Note that for records with the same athlete ID, there is no specific requirement regarding their order.
Task 2: Data Analysis with MapReduce (60 marks)
Using the generated “athletes.txt” file as input, implement three MapReduce programs to complete the following analysis tasks.
• Task 2.1 (20 marks) Find the top three athletes who won the most number of medals in each category (gold, silver, and bronze) in 1980-2020. Firstly, you need to calculate the total number of medals each athlete has earned in gold, silver, and bronze categories, respectively. Next, sort the athletes in descending order based on their medal counts for each category. Finally, for each medal category, output the top three athletes along with their respective medal counts.
Note that there is no specific requirement regarding the order of medal categories. The partial results of Task 2.1 are similar to the following screenshot (the screenshot is for formatting reference only; actual results may vary).
• Task 2.2 (20 marks) Find the top three countries with the most number of gold medals in 1980-2020. First, you need to count the total number of each medal type (gold, silver, and bronze) for each country. Then, sort the countries in descending order based on their gold medal count. Finally, output the top three countries along with their medal counts for all medal types (gold, silver, and bronze).
The partial results of Task 2.2 are similar to the following screenshot (note that the screenshot is for formatting reference only; actual results may vary).
• Task 2.3 (20 marks) Find the top three events with the highest medal counts for each decade in 1980- 2020. Firstly, for each decade (e.g., 2010-2020, 1980-1989, etc.), you need to find the event with the greatest number of medals for each country, i.e., calculate the total medal count by summing gold, silver, and bronze medals. Then, within each decade, sort the events by their total medal count in descending order, and output the medal counts of the top 3 events (Note: The decades should be listed in descending order, and the medal counts for the top 3 events within each decade should be also sorted in descending order).
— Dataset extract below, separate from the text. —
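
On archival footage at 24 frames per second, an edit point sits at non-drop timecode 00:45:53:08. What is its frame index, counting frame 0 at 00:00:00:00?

Total seconds to the label: (0 × 3600 + 45 × 60 + 53) = 2753.
Frame index = 2753 × 24 + 8 = 66080.

frame 66080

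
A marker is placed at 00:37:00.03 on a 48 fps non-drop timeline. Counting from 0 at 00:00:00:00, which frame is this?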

The partial results of Task 2.3 are similar to the following screenshot (note that the screenshot is for formatting reference only; actual results may vary).
Task 3: MapReduce Flowcharts (20 marks)
For the three MapReduce programs in Task 2, create a 3-4 page Word or PDF document that includes flowcharts to illustrate the process of each MapReduce program. You can use specific data examples to clarify the processes. Note that your flowcharts should be consistent with your code. You can refer to the following example provided in the Week 5 lecture notes as an example.
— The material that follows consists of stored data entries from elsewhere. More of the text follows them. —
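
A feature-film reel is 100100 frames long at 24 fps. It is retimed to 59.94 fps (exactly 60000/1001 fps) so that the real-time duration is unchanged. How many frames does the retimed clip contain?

Target frames = source frames × (target rate / source rate) = 100100 × (60000/1001)/(24) = 100100 × 2500/1001 = 250000.

250000 frames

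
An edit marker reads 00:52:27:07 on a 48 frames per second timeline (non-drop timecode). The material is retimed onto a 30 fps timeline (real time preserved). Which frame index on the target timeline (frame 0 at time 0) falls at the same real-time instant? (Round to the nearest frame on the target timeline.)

Source frame index: (0×3600 + 52×60 + 27) × 48 + 7 = 151063.
Real time: 151063 / (48) = 151063/48 s.
Target frame: (151063/48) × (30) = 755315/8 ≈ 94414.375 → 94414.

frame 94414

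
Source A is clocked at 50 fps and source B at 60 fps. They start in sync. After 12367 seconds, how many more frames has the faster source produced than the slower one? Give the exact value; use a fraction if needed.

123670 frames

A emits 50 × 12367 = 618350 frames; B emits 60 × 12367 = 742020.
Difference = 123670 frames; B is ahead of A.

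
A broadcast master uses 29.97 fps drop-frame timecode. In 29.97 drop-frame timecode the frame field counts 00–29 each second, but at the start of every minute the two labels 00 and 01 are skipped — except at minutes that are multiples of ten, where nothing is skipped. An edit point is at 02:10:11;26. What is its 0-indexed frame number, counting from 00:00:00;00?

234122

Complete 10-minute blocks: 13, each 17982 frames → 233766.
Remaining 0 whole minutes in the current block: 0 frames.
Within the current minute: 11 × 30 + 26 = 356. Total = 233766 + 0 + 356 = 234122.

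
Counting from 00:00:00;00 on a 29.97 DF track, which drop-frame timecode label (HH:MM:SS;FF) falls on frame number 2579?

Ten DF minutes hold 17982 frames, so frame 2579 lies in block 0 (frames 0–17981) with 2579 frames into that block.
The block's first minute is 1800 frames and the rest 1798 each; 2579 frames reaches minute 1, so 0 × 18 + 1 × 2 = 2 labels have been skipped so far.
Adding those back, label number 2579 + 2 = 2581 at 30 labels/s is 86 s + 1 f = 0 h 1 min 26 s frame 1, i.e. 00:01:26;01.

00:01:26;01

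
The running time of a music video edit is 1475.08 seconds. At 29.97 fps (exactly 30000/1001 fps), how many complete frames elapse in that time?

Frames = 1475.08 × 30000/1001 = 44252400/1001 ≈ 44208.1918.
Complete frames: 44208.

44208 frames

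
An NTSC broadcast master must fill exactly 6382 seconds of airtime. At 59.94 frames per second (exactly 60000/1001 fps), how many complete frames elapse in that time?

Frames = 6382 × 60000/1001 = 382920000/1001 ≈ 382537.4625.
Complete frames: 382537.

382537 frames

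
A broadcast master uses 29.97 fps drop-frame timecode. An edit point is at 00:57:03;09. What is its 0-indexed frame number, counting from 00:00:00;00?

102595

Complete 10-minute blocks: 5, each 17982 frames → 89910.
Remaining 7 whole minutes in the current block: 1800 + 6 × 1798 = 12588 frames.
Within the current minute: 3 × 30 + 9 − 2 = 97 (labels ;00/;01 skipped at this minute). Total = 89910 + 12588 + 97 = 102595.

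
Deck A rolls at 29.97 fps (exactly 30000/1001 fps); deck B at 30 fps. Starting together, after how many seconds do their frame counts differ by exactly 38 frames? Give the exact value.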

To create your diagrams, we recommend using the online diagramming tool. If you choose to use online tools, you can include the diagram link in your document.
Programming Environment:
You are required to use Python to complete all code-related parts of this assignment. The use of other programming languages is strictly prohibited and will result in a loss of all marks.
For Task 1.2 and Tasks 2.1-2.3, you are required to use only the MapReduce model to complete the corresponding tasks. The use of any additional Python programs is not allowed. Even if correct results are obtained, failing to use MapReduce will result in 0 marks.
Submission:
Submit a zip file named ‘FirstName_LastName_Assignment1.zip’ via iLearn. The submission should include the following items:
• Source code for Task 1: ‘task1_1.py’ and ‘task1_2.py’.
• Source code for Task 2: ‘task2_1.py’, ‘task2_2.py’, and ‘task2_3.py’.
• Output files for Task 1: ‘athletes.txt’ and ‘output1_2.txt’.
• Output files for Task 2: ‘output2_1.txt’, ‘output2_2.txt’, and ‘output2_3.txt’.